You have spent a bunch of time reading the rest of this manual to learn about the robot and how to build it. The building section is about how your robot fulfills the challenge, and what the driving factors were in building your robot.

Information about parts and materials, as well as pictures of every mechanism (plus captions) will help the judges piece together how the robot works mechanically. Explanations of the components will illustrate the thought processes behind the design.

Ample graphics (CAD screenshots/renders, pictures, etc.) will help judges understand how it works and why it is useful. However, make sure that each graphic has a caption or explanation. Do not expect judges to understand how your robot works through pictures only.

As with most documentation, using actual CAD screenshots or real world photos is generally better then high quality renders. While renders are interesting from a technological and aesthetic perspective, they usually take more time and effort and also don’t convey your engineering process as well. CAD screenshots tend to make the document more like an actual engineering process documentation and can look much more professional, even if they aren’t as aesthetically pleasing.

Additionally, use math in these explanations to target the Think award.

The second part is much more documentation and writing heavy, but in some ways it is easier. As you are building a robot, you will not get your final bot in the first attempt.
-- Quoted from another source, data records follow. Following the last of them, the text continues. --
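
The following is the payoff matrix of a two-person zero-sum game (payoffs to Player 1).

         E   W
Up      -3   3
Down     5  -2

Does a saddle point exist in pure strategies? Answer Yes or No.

No

Row minima: Up → -3, Down → -2; maximin = -2.
Column maxima: E → 5, W → 3; minimax = 3.
-2 ≠ 3, so no pure-strategy equilibrium exists.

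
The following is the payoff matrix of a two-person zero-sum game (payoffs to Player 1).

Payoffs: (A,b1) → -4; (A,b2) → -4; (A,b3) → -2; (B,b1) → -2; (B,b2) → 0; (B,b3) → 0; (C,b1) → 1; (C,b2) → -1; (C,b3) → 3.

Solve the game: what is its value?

-1/2

Row minima: A → -4, B → -2, C → -1; maximin = -1.
Column maxima: b1 → 1, b2 → 0, b3 → 3; minimax = 0.
-1 ≠ 0, so there is no saddle point; optimal play is mixed.
A is strictly dominated by B, so Player 1 never plays it.
b3 is strictly dominated by b1 (it gives Player 1 strictly more in every row), so Player 2 never plays it.
On the remaining 2×2 (B, C vs b1, b2):
Let Player 1 play B with probability p. Expected payoff against b1: (-2)p + 1(1−p) = −3p + 1; against b2: 0p + (-1)(1−p) = p − 1.
Setting these equal: −3p + 1 = p − 1 ⇒ −4p = -2 ⇒ p = 1/2, and the value is (-3)·(1/2) + 1 = -1/2.
For Player 2: with q = P(b1), equating B's and C's payoffs gives −2q = 2q − 1 ⇒ q = 1/4.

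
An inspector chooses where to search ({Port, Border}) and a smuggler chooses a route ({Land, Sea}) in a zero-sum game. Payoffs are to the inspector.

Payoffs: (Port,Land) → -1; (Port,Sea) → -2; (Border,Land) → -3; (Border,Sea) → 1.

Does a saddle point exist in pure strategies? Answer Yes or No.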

Think about telling a story of how your team progressed from brainstorm and idea conception to prototyping and final design. The judges love to follow a logical sequence of steps as it shows how the team thought through mistakes and improved upon successes.

Each time you iterate upon a part of your robot or move a step further in the engineering design process, document it. Important questions to ask while writing this section are below.

  • What prompted this change/why was this change made?

  • What was the change?

  • How was the modification enacted?

  • What were the results (good and bad)?

  • How can this design be further improved?

This also includes your first unrealized ideas that your team talked about right when the team came together after the season was released.